Kluwe hires lawyer for Vikings' investigation

MINNEAPOLIS -- Chris Kluwe said last week he has every intention of cooperating with the Minnesota Vikings as they investigate the former punter's claims that special teams coordinator Mike Priefer made homophobic remarks during the 2012 season. It's also clear, though, that Kluwe is doing so with an eye for what could come next.

He has retained Minneapolis attorney Clayton Halunen to represent him in the Vikings' internal investigation, Halunen's law firm announced on Monday. Halunen will serve as co-counsel with the National Center for Lesbian Rights, according to a statement released by the firm. And while Kluwe said in the statement he wants "the truth to come out from the investigation, not in litigation," he had said last week that he's prepared to name the other players whom he said heard Priefer's comments if "this goes legal."

After Kluwe's allegations were published in a Deadspin piece last week, Priefer released a statement saying he "vehemently" denied the allegations, and several Vikings players came to the special teams coordinator's defense, including kicker Blair Walsh. Kluwe said he had no audio recordings of Priefer's comments, only the records he wrote down at the time and the testimony of other players, but he also said he didn't expect current Vikings players to take his side when he believed he was run out of the NFL for his outspoken support of same-sex marriage.

If Priefer were to file a defamation lawsuit against Kluwe, the punter would have a legal team in place to defend him.

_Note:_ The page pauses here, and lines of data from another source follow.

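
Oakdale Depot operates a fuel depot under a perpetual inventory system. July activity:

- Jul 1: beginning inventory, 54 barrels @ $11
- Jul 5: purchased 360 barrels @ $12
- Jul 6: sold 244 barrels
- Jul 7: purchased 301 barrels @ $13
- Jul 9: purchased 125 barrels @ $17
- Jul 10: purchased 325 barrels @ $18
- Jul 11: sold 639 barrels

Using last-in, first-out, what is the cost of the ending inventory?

Ending inventory = $3,442

Jul 6, 244 sold [LIFO — newest first]: 244 @ $12 = $2,928
Jul 11, 639 sold [LIFO — newest first]: 325 @ $18 + 125 @ $17 + 189 @ $13 = $10,432
Total COGS = $2,928 + $10,432 = $13,360
Ending inventory: 54 @ $11 + 116 @ $12 + 112 @ $13 = $3,442
Check: goods available $16,802 = COGS $13,360 + ending $3,442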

And it's not out of the question that Kluwe could file a discrimination lawsuit if the Vikings' investigation -- which is being conducted by former Minnesota Supreme Court Chief Justice Eric Magnuson and former U.S. Department of Justice trial attorney Chris Madel -- doesn't produce what he believes to be a suitable result.

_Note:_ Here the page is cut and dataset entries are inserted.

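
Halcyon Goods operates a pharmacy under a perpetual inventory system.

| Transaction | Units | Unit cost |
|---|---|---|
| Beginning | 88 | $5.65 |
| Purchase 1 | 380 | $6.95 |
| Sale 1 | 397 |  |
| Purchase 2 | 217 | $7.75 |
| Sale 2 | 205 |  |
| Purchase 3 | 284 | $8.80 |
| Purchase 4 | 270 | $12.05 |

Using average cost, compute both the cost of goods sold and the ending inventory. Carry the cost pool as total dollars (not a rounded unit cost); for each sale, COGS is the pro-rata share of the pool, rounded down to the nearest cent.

After Beginning: 88 on hand, pool $497.20 (≈ $5.6500 each)
After Purchase 1: 468 on hand, pool $3,138.20 (≈ $6.7056 each)
Sale 1, sell 397: 397/468 × $3,138.20 → $2,662.10
After Purchase 2: 288 on hand, pool $2,157.85 (≈ $7.4925 each)
Sale 2, sell 205: 205/288 × $2,157.85 → $1,535.96
After Purchase 3: 367 on hand, pool $3,121.09 (≈ $8.5043 each)
After Purchase 4: 637 on hand, pool $6,374.59 (≈ $10.0072 each)
Total COGS = $2,662.10 + $1,535.96 = $4,198.06
Ending inventory (cost pool remaining) = $6,374.59

COGS = $4,198.06; ending inventory = $6,374.59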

Monday's announcement, at the very least, made it even clearer this battle won't be going away for a while. And it probably won't end quietly.

"It’s obvious to me -- as it should be to most thinking people familiar with the situation -- that Chris paid a steep price for speaking out in favor of same-sex marriage rights in 2012 while he was a Vikings player,” Halunen said in the news release. “Ultimately it may have cost him both his job with the Vikings and his career as an NFL player, along with much emotional anguish over what he believed to be a kind of personal attack on him for his views on a vital issue of human rights.

"Even so, Chris is not bitter towards the Vikings, nor does he carry a personal vendetta against anyone associated with the team. He is grateful to the Vikings for the great career he had with the team. But he couldn’t stand by when someone with as much influence in sports as a member of the Vikings coaching staff makes dangerous and dehumanizing statements against the LGBT community.”